Third, monitor for suspicious DPAPI access. Security information and event management (SIEM) solutions can flag processes that access the master‑key files or the CREDHIST path. Unusual reads by non‑Microsoft processes should trigger an alert. For high‑security environments, consider enabling Windows Defender Application Control to restrict which binaries can invoke DPAPI functions.
Finally, move beyond passive credential hygiene. Implement multi‑factor authentication so that even a cracked historical password can't grant access to critical systems. Track password‑reuse across accounts using tools like Microsoft Entra Password Protection, which detects when a user attempts to set a password that matches a known compromised password. And educate users that changing "password1" to "password2" doesn't help when DPAPISnoop can harvest both.
Expert Commentary on the Risk
Cryptika’s disclosure emphasizes that DPAPISnoop is not a zero‑day; it's a tool that democratizes a known forensic technique. "Administrators have long underestimated the forensic value—and offensive risk—of DPAPI's historical cache," Cryptika wrote in the accompanying blog. "CREDHIST is like finding a box of old house keys under the welcome mat. The current key may be hidden, but those old ones still open doors." The researcher urges Microsoft to add an official mechanism for purging CREDHIST on a schedule and for enterprises to treat DPAPI blobs as sensitive data that needs explicit protection.

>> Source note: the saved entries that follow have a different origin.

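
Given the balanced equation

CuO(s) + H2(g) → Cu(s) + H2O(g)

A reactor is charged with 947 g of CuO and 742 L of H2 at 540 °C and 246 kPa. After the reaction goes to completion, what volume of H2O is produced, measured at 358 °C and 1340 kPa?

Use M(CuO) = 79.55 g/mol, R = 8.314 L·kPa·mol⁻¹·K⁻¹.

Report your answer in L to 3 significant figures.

n(CuO) = 947 / 79.55 = 11.90 mol
n(H2) = PV/RT = (246 × 742) / (8.314 × 813.15) = 27.00 mol
For 11.90 mol CuO, stoichiometry requires (1/1) × 11.90 = 11.90 mol H2; 27.00 mol is available, so CuO is limiting.
n(H2O) = (1/1) × 11.90 = 11.90 mol
V(H2O) = nRT/P = 11.90 × 8.314 × 631.15 / 1340 = 46.60 L

46.6 L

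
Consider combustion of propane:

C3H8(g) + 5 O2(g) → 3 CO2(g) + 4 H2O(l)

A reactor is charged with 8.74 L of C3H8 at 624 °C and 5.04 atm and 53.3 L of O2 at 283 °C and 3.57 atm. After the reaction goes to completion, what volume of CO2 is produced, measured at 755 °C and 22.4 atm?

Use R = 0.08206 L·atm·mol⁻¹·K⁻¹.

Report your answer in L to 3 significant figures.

6.76 L

n(C3H8) = PV/RT = (5.04 × 8.74) / (0.08206 × 897.15) = 0.5983 mol
n(O2) = PV/RT = (3.57 × 53.3) / (0.08206 × 556.15) = 4.169 mol
For 0.5983 mol C3H8, stoichiometry requires (5/1) × 0.5983 = 2.992 mol O2; 4.169 mol is available, so C3H8 is limiting.
n(CO2) = (3/1) × 0.5983 = 1.795 mol
V(CO2) = nRT/P = 1.795 × 0.08206 × 1028.15 / 22.4 = 6.761 L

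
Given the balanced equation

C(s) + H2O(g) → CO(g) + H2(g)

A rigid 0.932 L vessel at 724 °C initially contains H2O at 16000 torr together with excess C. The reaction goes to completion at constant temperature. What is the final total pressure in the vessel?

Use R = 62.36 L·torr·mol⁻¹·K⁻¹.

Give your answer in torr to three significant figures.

32000 torr

Rigid vessel, constant T ⇒ P scales with total gas moles (1 → 2).
P_final = (2/1) × 16000 = 32000 torr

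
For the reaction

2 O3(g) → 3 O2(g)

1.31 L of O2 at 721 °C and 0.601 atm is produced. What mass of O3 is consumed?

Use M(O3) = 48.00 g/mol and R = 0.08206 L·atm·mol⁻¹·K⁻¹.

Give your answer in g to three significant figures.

0.309 g

n(O2) = PV/RT = (0.601 × 1.31) / (0.08206 × 994.15) = 0.009651 mol
n(O3) = (2/3) × 0.009651 = 0.006434 mol
m(O3) = 0.006434 × 48.00 = 0.3088 g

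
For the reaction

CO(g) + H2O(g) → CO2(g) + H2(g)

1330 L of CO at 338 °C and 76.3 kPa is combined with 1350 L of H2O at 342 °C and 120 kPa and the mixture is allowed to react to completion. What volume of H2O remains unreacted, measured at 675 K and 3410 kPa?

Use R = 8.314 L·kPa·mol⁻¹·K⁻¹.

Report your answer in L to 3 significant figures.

n(CO) = PV/RT = (76.3 × 1330) / (8.314 × 611.15) = 19.97 mol
n(H2O) = PV/RT = (120 × 1350) / (8.314 × 615.15) = 31.68 mol
For 19.97 mol CO, stoichiometry requires (1/1) × 19.97 = 19.97 mol H2O; 31.68 mol is available, so CO is limiting.
n(H2O) consumed = (1/1) × 19.97 = 19.97 mol; remaining = 31.68 − 19.97 = 11.71 mol
V(H2O) = nRT/P = 11.71 × 8.314 × 675 / 3410 = 19.27 L

19.3 L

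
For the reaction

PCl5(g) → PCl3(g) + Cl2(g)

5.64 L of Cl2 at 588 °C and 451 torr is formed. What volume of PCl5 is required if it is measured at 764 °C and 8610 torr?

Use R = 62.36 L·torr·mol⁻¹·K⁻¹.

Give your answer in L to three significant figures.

0.356 L

n(Cl2) = PV/RT = (451 × 5.64) / (62.36 × 861.15) = 0.04737 mol
n(PCl5) = (1/1) × 0.04737 = 0.04737 mol
V = nRT/P = 0.04737 × 62.36 × 1037.15 / 8610 = 0.3558 L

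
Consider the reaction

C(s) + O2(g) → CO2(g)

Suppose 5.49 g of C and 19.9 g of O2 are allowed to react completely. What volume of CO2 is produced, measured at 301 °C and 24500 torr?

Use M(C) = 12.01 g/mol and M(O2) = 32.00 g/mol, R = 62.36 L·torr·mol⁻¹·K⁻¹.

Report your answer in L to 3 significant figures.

0.668 L

n(C) = 5.49 / 12.01 = 0.4571 mol
n(O2) = 19.9 / 32.00 = 0.6219 mol
For 0.4571 mol C, stoichiometry requires (1/1) × 0.4571 = 0.4571 mol O2; 0.6219 mol is available, so C is limiting.
n(CO2) = (1/1) × 0.4571 = 0.4571 mol
V(CO2) = nRT/P = 0.4571 × 62.36 × 574.15 / 24500 = 0.6680 L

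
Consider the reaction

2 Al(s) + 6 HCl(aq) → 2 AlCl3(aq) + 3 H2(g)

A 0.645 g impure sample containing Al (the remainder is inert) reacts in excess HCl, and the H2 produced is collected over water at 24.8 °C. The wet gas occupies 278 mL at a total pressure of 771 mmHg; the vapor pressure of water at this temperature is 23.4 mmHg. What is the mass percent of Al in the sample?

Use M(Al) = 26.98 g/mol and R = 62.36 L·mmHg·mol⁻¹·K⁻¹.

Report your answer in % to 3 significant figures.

P(H2) = 771 − 23.4 = 747.6 mmHg
n(H2) = PV/RT = (747.6 × 0.2780) / (62.36 × 297.95) = 0.01119 mol
n(Al) = (2/3) × 0.01119 = 0.007460 mol
m(Al) = 0.007460 × 26.98 = 0.2013 g
%Al = 0.2013 / 0.645 × 100 = 31.21%

31.2 %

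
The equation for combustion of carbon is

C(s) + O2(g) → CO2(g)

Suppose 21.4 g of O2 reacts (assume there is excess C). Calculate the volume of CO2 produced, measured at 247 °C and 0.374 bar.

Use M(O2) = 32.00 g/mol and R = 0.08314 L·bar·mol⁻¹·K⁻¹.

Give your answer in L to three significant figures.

77.3 L

n(O2) = 21.40 / 32.00 = 0.6687 mol
n(CO2) = (1/1) × 0.6687 = 0.6687 mol
V = nRT/P = 0.6687 × 0.08314 × 520.15 / 0.374 = 77.32 L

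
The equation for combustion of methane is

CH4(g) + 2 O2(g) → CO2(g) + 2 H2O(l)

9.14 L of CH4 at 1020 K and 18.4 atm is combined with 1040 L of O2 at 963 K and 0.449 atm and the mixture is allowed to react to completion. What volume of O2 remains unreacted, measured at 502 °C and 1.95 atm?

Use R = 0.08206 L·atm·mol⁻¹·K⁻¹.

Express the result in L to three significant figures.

n(CH4) = PV/RT = (18.4 × 9.14) / (0.08206 × 1020) = 2.009 mol
n(O2) = PV/RT = (0.449 × 1040) / (0.08206 × 963) = 5.909 mol
For 2.009 mol CH4, stoichiometry requires (2/1) × 2.009 = 4.018 mol O2; 5.909 mol is available, so CH4 is limiting.
n(O2) consumed = (2/1) × 2.009 = 4.018 mol; remaining = 5.909 − 4.018 = 1.891 mol
V(O2) = nRT/P = 1.891 × 0.08206 × 775.15 / 1.95 = 61.68 L

61.7 L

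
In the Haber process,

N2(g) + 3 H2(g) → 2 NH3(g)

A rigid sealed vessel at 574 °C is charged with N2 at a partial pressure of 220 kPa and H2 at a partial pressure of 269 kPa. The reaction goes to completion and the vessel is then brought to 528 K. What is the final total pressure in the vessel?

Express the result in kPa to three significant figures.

With V and T fixed, P_i ∝ n_i, so the mole ratios apply directly to partial pressures at 574 °C.
P(H2) required for 220 kPa of N2 = (3/1) × 220 = 660.0 kPa; available 269 kPa, so H2 is limiting.
P(N2) remaining = 220 − (1/3) × 269 = 130.3 kPa
P(gaseous products) = (2)/3 × 269 = 179.3 kPa
P_total at 574 °C = 130.3 + 179.3 = 309.6 kPa
Scaling to 528 K: P = 309.6 × 528/847.15 = 193.0 kPa

193 kPa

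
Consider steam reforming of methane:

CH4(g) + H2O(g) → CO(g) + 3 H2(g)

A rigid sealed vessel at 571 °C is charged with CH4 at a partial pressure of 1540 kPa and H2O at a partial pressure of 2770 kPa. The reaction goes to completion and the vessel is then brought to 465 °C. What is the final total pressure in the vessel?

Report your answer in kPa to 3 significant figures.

At constant V, partial pressures at 571 °C are proportional to moles, so apply stoichiometry directly to pressures.
P(H2O) required for 1540 kPa of CH4 = (1/1) × 1540 = 1540 kPa; available 2770 kPa, so CH4 is limiting.
P(H2O) remaining = 2770 − (1/1) × 1540 = 1230 kPa
P(gaseous products) = (1+3)/1 × 1540 = 6160 kPa
P_total at 571 °C = 1230 + 6160 = 7390 kPa
Scaling to 465 °C: P = 7390 × 738.15/844.15 = 6462 kPa

6460 kPa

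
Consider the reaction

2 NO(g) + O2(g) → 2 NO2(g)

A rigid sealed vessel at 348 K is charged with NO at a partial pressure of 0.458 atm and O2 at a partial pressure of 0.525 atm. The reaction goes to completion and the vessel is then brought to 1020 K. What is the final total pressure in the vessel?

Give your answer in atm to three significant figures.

At constant V, partial pressures at 348 K are proportional to moles, so apply stoichiometry directly to pressures.
P(O2) required for 0.458 atm of NO = (1/2) × 0.458 = 0.2290 atm; available 0.525 atm, so NO is limiting.
P(O2) remaining = 0.525 − (1/2) × 0.458 = 0.2960 atm
P(gaseous products) = (2)/2 × 0.458 = 0.4580 atm
P_total at 348 K = 0.2960 + 0.4580 = 0.7540 atm
Scaling to 1020 K: P = 0.7540 × 1020/348 = 2.210 atm

2.21 atm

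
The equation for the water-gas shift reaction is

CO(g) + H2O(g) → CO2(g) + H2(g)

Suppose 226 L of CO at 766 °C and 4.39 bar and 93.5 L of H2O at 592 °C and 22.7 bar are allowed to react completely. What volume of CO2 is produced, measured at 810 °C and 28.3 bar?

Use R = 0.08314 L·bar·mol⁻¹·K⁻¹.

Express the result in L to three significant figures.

36.5 L

n(CO) = PV/RT = (4.39 × 226) / (0.08314 × 1039.15) = 11.48 mol
n(H2O) = PV/RT = (22.7 × 93.5) / (0.08314 × 865.15) = 29.51 mol
For 11.48 mol CO, stoichiometry requires (1/1) × 11.48 = 11.48 mol H2O; 29.51 mol is available, so CO is limiting.
n(CO2) = (1/1) × 11.48 = 11.48 mol
V(CO2) = nRT/P = 11.48 × 0.08314 × 1083.15 / 28.3 = 36.53 L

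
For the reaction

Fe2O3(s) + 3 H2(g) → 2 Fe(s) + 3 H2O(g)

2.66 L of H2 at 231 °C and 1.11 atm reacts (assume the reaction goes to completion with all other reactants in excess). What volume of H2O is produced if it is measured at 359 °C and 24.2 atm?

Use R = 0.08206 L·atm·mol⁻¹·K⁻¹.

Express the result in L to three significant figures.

0.153 L

n(H2) = PV/RT = (1.11 × 2.66) / (0.08206 × 504.15) = 0.07137 mol
n(H2O) = (3/3) × 0.07137 = 0.07137 mol
V = nRT/P = 0.07137 × 0.08206 × 632.15 / 24.2 = 0.1530 L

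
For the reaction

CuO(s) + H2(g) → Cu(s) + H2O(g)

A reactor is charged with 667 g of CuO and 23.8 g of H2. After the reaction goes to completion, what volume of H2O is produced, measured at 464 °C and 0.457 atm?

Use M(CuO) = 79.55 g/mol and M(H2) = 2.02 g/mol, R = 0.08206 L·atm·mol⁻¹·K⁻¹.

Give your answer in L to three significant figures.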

Other security researchers have validated the tool in lab tests. One incident responder, speaking on condition of anonymity, said that DPAPISnoop had already been used to resolve a five‑year‑old insider‑threat case by linking a historical password to a document that had been encrypted with an older credential. "The file was protected with a password that had been changed three times since the document was created," they explained. "DPAPISnoop let us pull the hash of the exact password used when the document was locked, crack it, and open the file. That was previously a manual, hit‑or‑miss operation."
What Comes Next
DPAPISnoop’s release will likely spur a wave of improvements to DPAPI security. Microsoft could update the CREDHIST blob format to expire old entries automatically or tie decryption to a TPM‑bound key that isn't cachable in memory. Until then, defenders must assume that a compromise of the local system equals a total compromise of the user's past credentials. The tool also reinforces why physical security remains critical: a lost or stolen laptop that isn't encrypted with BitLocker and secured with a TPM can be trivially imaged, and DPAPISnoop can then be run against the disk offline.
In the near term, security teams should audit their password‑history policies. Do you really need to remember the last 24 passwords? Drop that number to 5 or 10, and the CREDHIST blob shrinks. Combine that with regular—and enforced—multi‑factor authentication, and the value of those old hashes drops dramatically. Windows admins should also test DPAPISnoop in their own labs to understand how much history they're exposing and use that data to harden their environments.
DPAPISnoop is available on GitHub under a permissive license. Cryptika plans to maintain it as a modular library so other tools can integrate CREDHIST parsing without reinventing the DPAPI wheel. For forensic examiners, it will become a staple. For attackers, it’s yet another reminder that Windows hides a wealth of memories just waiting to be unearthed.